Um grupo de cerca de 20 indígenas protestou na porta da Câmara dos Deputados. Assim como na sessão do dia anterior, eles não foram permitidos participar das discussões no último dia da CPI.
Somente um índio assistia calado aos debates. "Essa CPI só tem um interesse, que é acabar com as demarcações de terra no país e a extinção da Funai", disse o indígena Alberto Terena, do Mato Grosso do Sul. "Enquanto eles discutem, nossa gente morre na mão de pistoleiros no campo."
Deputados de oposição e da situação trocaram acusações. A oposição dizia que os ruralistas faziam uma caça às bruxas com todos identificados com a causa indígena, inclusive ONG"s.
Já a situação afirma que a Funai e as entidades falharam ao cuidar do índio, que hoje viveria em condições de miséria.
O deputado João Rodrigues (PSD-SC) aproveitou as discussões para atacar o PT e o ex-presidente Lula.
O relatório final pede o indiciamento do antropólogo Carlos Antônio Dal-Prá, morto em 2008. A questão foi muito criticada pela oposição, o que motivou o ataque do parlamentar.
"Eu concordo que quem não está mais aqui não tem direito a defesa, como foi o caso de dona Marisa Letícia, quando foi acusada por Lula no caso do triplex", disse. A fala causou forte reação da oposição, que repudiou aos gritos de "baixaria".
ANTROPÓLOGOS
Também falando de pessoas que já morreram, o deputado Edmilson Rodrigues criticou o relator Nilson Leitão, por ser ele do mesmo partido do ex-presidente Fernando Henrique Cardoso, cuja mulher, Ruth Cardoso, foi fundadora da ABA (Associação Brasileira de Antropólogos), que tem diversos integrantes com sugestão de indiciamento.
"Fico pensando como a senhora Ruth Cardoso se revira no túmulo de vergonha desse relatório", disse Rodrigues.
Em sua fala final, o relator pediu a retirada do nome do antropólogo morto do relatório, mas antes se defendeu. "Não adianta me afrontarem com essa ideia. Entidade não comete crime. O que não podemos continuar aceitando é o ativismo em órgãos públicos", disse.

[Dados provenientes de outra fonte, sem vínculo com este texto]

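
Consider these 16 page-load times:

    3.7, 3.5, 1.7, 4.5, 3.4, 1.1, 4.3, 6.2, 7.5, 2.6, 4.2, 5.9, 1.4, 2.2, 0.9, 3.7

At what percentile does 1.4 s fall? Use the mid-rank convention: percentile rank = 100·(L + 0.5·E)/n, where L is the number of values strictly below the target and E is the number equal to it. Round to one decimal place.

Sorted: 0.9, 1.1, 1.4, 1.7, 2.2, 2.6, 3.4, 3.5, 3.7, 3.7, 4.2, 4.3, 4.5, 5.9, 6.2, 7.5.
Count below 1.4: L = 2; count equal: E = 1; n = 16.
Percentile rank = 100·(2 + 0.5·1)/16 = 100·2.5/16 = 15.62.

15.6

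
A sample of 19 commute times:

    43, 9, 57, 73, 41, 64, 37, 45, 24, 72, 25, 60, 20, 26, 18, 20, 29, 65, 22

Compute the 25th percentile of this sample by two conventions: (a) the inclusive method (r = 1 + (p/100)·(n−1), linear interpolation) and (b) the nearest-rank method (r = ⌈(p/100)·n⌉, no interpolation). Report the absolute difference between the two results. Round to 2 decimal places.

1.00

Sorted: 9, 18, 20, 20, 22, 24, 25, 26, 29, 37, 41, 43, 45, 57, 60, 64, 65, 72, 73.
n = 19.
(a) r = 5.5; between ranks 5 (22) and 6 (24): 23.
(b) the nearest-rank method: rank 5 → 22.
|23 − 22| = 1.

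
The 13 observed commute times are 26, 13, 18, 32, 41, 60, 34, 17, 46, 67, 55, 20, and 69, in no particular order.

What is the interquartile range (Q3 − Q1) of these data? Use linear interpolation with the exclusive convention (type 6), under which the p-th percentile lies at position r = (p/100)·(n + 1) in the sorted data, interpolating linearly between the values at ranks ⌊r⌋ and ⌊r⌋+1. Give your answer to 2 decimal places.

Sorted: 13, 17, 18, 20, 26, 32, 34, 41, 46, 55, 60, 67, 69.
n = 13.
P25: r = 3.5; ranks 3–4 are 18, 20; interpolating gives 19.
P75: r = 10.5; ranks 10–11 are 55, 60; interpolating gives 57.5.
Difference: 57.5 − 19 = 38.5.

38.50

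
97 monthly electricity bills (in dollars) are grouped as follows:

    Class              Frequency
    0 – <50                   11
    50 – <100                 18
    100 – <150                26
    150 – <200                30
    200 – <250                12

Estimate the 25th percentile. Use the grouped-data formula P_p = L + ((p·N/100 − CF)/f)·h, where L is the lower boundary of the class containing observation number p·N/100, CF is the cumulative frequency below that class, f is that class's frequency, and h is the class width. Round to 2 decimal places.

N = 97; target position k = 25/100 · 97 = 24.25.
Cumulative frequencies: 11, 29, 55, 85, 97.
Observation 24.25 falls in the class 50 – <100.
L = 50, CF = 11, f = 18, h = 50.
P25 = 50 + ((24.25 − 11)/18)·50 = 50 + 36.8056 = 86.8056.

86.81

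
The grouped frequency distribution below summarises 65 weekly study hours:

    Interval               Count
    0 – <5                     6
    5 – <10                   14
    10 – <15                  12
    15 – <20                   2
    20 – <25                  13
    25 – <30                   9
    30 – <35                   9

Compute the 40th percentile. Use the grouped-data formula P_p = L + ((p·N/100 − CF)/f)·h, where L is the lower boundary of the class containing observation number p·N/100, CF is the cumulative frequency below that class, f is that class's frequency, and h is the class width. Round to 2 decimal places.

N = 65; target position k = 40/100 · 65 = 26.
Cumulative frequencies: 6, 20, 32, 34, 47, 56, 65.
Observation 26 falls in the class 10 – <15.
L = 10, CF = 20, f = 12, h = 5.
P40 = 10 + ((26 − 20)/12)·5 = 10 + 2.5 = 12.5.

12.50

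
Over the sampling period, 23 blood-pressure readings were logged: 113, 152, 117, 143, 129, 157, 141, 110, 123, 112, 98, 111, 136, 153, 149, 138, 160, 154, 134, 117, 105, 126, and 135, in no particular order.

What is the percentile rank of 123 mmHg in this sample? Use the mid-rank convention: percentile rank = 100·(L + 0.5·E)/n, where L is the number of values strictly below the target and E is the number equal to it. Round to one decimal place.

37.0

Sorted: 98, 105, 110, 111, 112, 113, 117, 117, 123, 126, 129, 134, 135, 136, 138, 141, 143, 149, 152, 153, 154, 157, 160.
Count below 123: L = 8; count equal: E = 1; n = 23.
Percentile rank = 100·(8 + 0.5·1)/23 = 100·8.5/23 = 36.96.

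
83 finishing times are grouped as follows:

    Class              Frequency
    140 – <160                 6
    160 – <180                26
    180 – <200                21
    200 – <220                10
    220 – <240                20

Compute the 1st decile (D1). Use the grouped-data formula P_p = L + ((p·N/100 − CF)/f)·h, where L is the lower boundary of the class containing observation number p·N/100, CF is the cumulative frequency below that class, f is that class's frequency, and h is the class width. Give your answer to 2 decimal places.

161.77

N = 83; target position k = 10/100 · 83 = 8.3.
Cumulative frequencies: 6, 32, 53, 63, 83.
Observation 8.3 falls in the class 160 – <180.
L = 160, CF = 6, f = 26, h = 20.
P10 = 160 + ((8.3 − 6)/26)·20 = 160 + 1.76923 = 161.769.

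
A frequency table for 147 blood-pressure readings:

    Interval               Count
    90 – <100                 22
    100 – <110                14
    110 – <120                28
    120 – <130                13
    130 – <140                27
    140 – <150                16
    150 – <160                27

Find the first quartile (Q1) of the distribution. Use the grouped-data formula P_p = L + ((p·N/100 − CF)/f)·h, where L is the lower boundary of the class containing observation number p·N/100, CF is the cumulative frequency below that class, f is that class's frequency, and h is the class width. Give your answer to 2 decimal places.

110.27

N = 147; target position k = 25/100 · 147 = 36.75.
Cumulative frequencies: 22, 36, 64, 77, 104, 120, 147.
Observation 36.75 falls in the class 110 – <120.
L = 110, CF = 36, f = 28, h = 10.
P25 = 110 + ((36.75 − 36)/28)·10 = 110 + 0.267857 = 110.268.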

Outro nome que foi retirado do relatório final foi do arcebispo de Rondônia, dom Roque Paloschi. Ele acusa ONGs de sequestrarem o discurso indígena, definindo as prioridades do debate sem o consentimento das comunidades.
A presidente da ABA, Lia Zanotta, criticou a presença de antropólogos no texto do relatório. Uma das associadas, disse ela, foi citada somente porque em sua tese havia um agradecimento ao povo indígena, o que foi considerado pela comissão como conluio ou interesse comum dos antropólogos que prestam serviço para a Funai.
O deputado João Rodrigues (PSD-SC) afirmou que a Funai utiliza os índios como massa de manobra. "Na minha região, o índio quer trabalhar, quer ter carro, roupa, mas a Funai quer dar o mínimo a esses pobres coitados", disse.
A fala foi criticada pelo único índio na sala. "Dizem que nossas comunidades são zoológicos humanos. Nós temos nossos costumes, nosso modo de vida, e gostaríamos de ser respeitados", afirmou.